Lotus from Sacred Bookgallery
Father’s Bible, red waxed thread
2025
“May the lotus be their seat, so that when ancestors depart this world, their feet find steps upon golden blossoms, to carrying them gently toward the light.“ (希望以蓮花為座,讓遠行的先人離開這世間時可以腳踏金蓮).
This piece, Lotus from the Sacred Book (2025), examines my relationship with my father’s Bible, which I inherited after his passing. Although I grew up going to church with my dad and have read my own Bible from cover to cover several times, I no longer abide by the Christian faith.
My conflicting feelings about the sacredness of objects have led to a continual struggle—to both honor the relics passed down to me and to take seriously the role of their keeper.
When my father’s oldest brother passed away a few years ago, our family observed his departure through a seven-week Buddhist–Taoist period of rituals and prayers. During one ritual, we gathered to fold paper lotuses as offerings for my uncle on his journey into the next realm.

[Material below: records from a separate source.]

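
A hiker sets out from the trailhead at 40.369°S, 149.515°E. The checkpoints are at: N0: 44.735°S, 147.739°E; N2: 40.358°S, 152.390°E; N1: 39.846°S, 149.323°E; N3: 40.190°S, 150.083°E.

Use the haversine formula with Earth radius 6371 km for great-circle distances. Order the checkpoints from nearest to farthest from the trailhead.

N3, N1, N2, N0

Distance from the trailhead at 40.369°S, 149.515°E to each:
N3 40.190°S, 150.083°E: 52.1 km
N1 39.846°S, 149.323°E: 60.4 km
N2 40.358°S, 152.390°E: 243.6 km
N0 44.735°S, 147.739°E: 506.8 km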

Dozens, perhaps hundreds, of these paper lotuses adorned his altar in a rented room at the funeral home until they were burned as an act of transference to him in the spirit world.
I remember how loving and comforting that ritual felt. My father was buried in a Christian cemetery, but our family also honored him with the seven-week rite.
I took a knife and cut 18 pages out of this sacred book, the Sacred Book of my father, an irreplacible artifact from my lineage past. I folded a lotus blossom as an act of remembrance. The loss of a loved one and memories of them are not preserved in material. No object is more sacred than our longing and memory. It’s through remebrance that keeps them with us.